DEA Awarded Millions to Volunteers Searching Luggage, Mail
For five years, the Drug Enforcement Administration recruited and payed “voluntary” sources from Amtrak, airline companies, and parcel companies to search through luggage and mail for illegal items they could turn in for cash rewards.
These searches and the resulting widespread privacy violations were the topic of a House hearing Wednesday.
“If you incentivize an Amtrak employee or an airplane employee or a cargo company employee [to seize shipments of money for a reward], how many boxes are they opening? How many passenger manifests are they providing? How many people are getting pulled out of line to find the person or persons where a seizure results in a reward?” Department of Justice Inspector General Michael Horowitz told the House Oversight and Government Reform Committee.
Investigators with the Department of Justice investigated this confidential source program for two and half years. Their findings, released in September, outline a system defined by numerous and far-reaching problems.
In one instance, TSA employees who monitored the X-ray machines at airports would tell DEA about suspicious packages in hopes of receiving a cash reward, instead of alerting their own supervisor.
This program was designed to incentivize voluntary, confidential tipsters to hand over information to the DEA.
In reality, however, federal investigators discovered that “these sources had become a de facto arm of the agency. The informants did repeat business, were well-compensated, and took direction from the DEA on what information to pass on,” reports Buzzfeed.

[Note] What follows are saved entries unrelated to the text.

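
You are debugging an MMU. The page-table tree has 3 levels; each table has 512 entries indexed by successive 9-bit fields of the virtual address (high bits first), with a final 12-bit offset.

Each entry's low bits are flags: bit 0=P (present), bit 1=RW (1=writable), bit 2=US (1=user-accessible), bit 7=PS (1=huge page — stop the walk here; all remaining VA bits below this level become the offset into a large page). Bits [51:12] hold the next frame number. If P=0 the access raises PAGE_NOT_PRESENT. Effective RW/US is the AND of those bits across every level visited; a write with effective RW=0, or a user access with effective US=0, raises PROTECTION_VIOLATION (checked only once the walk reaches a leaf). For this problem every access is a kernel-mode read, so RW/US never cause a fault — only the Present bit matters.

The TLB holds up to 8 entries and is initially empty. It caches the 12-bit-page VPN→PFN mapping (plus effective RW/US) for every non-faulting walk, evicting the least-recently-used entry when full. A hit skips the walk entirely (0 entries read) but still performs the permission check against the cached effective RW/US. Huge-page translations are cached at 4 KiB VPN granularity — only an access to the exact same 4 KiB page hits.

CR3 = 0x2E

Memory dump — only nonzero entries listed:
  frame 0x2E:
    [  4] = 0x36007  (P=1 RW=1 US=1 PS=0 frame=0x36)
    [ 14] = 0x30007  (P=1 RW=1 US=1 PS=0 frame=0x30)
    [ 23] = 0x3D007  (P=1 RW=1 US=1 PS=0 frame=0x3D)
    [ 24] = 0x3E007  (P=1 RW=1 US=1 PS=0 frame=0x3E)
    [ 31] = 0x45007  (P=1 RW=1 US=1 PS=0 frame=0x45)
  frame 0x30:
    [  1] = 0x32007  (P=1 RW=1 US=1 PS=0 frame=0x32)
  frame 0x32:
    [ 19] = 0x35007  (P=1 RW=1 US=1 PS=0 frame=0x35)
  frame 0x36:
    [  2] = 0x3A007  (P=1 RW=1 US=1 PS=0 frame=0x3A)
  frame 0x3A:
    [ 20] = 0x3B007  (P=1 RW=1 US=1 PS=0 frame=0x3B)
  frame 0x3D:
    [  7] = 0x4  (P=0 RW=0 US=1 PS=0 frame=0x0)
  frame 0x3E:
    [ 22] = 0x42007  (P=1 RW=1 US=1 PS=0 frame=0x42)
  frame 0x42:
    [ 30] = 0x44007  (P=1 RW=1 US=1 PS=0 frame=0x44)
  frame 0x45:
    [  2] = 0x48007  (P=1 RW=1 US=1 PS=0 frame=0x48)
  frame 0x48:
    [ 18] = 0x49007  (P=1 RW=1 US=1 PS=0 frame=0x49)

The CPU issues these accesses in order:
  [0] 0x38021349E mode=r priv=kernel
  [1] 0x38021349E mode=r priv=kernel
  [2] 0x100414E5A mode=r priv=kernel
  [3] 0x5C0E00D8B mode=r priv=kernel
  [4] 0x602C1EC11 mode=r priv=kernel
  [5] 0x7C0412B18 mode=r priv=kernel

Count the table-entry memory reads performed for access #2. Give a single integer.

Per-access translation:
#0 VA=0x38021349E (r,kernel):
  [0] read 0x2E idx=14: raw=0x30007 flags P=1 W=1 U=1 S=0
  [1] read 0x30 idx=1: raw=0x32007 flags P=1 W=1 U=1 S=0
  [2] read 0x32 idx=19: raw=0x35007 flags P=1 W=1 U=1 S=0
  ⇒ phys 0x3549E  [3 reads]
#1 VA=0x38021349E (r,kernel):
  TLB hit vpn=0x380213 → PA=0x3549E
#2 VA=0x100414E5A (r,kernel):
  [0] read 0x2E idx=4: raw=0x36007 flags P=1 W=1 U=1 S=0
  [1] read 0x36 idx=2: raw=0x3A007 flags P=1 W=1 U=1 S=0
  [2] read 0x3A idx=20: raw=0x3B007 flags P=1 W=1 U=1 S=0
  ⇒ phys 0x3BE5A  [3 reads]
#3 VA=0x5C0E00D8B (r,kernel):
  [0] read 0x2E idx=23: raw=0x3D007 flags P=1 W=1 U=1 S=0
  [1] read 0x3D idx=7: raw=0x4 flags P=0 W=0 U=1 S=0
  ⇒ fault: PAGE_NOT_PRESENT  — 2 lookups
#4 VA=0x602C1EC11 (r,kernel):
  [0] read 0x2E idx=24: raw=0x3E007 flags P=1 W=1 U=1 S=0
  [1] read 0x3E idx=22: raw=0x42007 flags P=1 W=1 U=1 S=0
  [2] read 0x42 idx=30: raw=0x44007 flags P=1 W=1 U=1 S=0
  ⇒ phys 0x44C11  [3 reads]
#5 VA=0x7C0412B18 (r,kernel):
  [0] read 0x2E idx=31: raw=0x45007 flags P=1 W=1 U=1 S=0
  [1] read 0x45 idx=2: raw=0x48007 flags P=1 W=1 U=1 S=0
  [2] read 0x48 idx=18: raw=0x49007 flags P=1 W=1 U=1 S=0
  ⇒ phys 0x49B18  [3 reads]

Entries read for #2: 3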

A few volunteers even made more money tipping off DEA than they did from their day jobs. One airline employee made $600,000 in four years and a parcel employee received more than $1 million over five years.
Overall, DEA awarded $237 million to around 10,000 sources from 2011 to 2015, but cannot conclusively say what they got in return.
“Are there any metrics on convictions, drug seizures? Like, what did we get for $237 million?” asked Oversight Committee chairman Jason Chaffetz.
While DEA recorded instances of success, they failed to log false searches or misinformation.
In reply, DEA Chief of inspections Rob Patterson said DEA is working to be able to answer those questions in the future.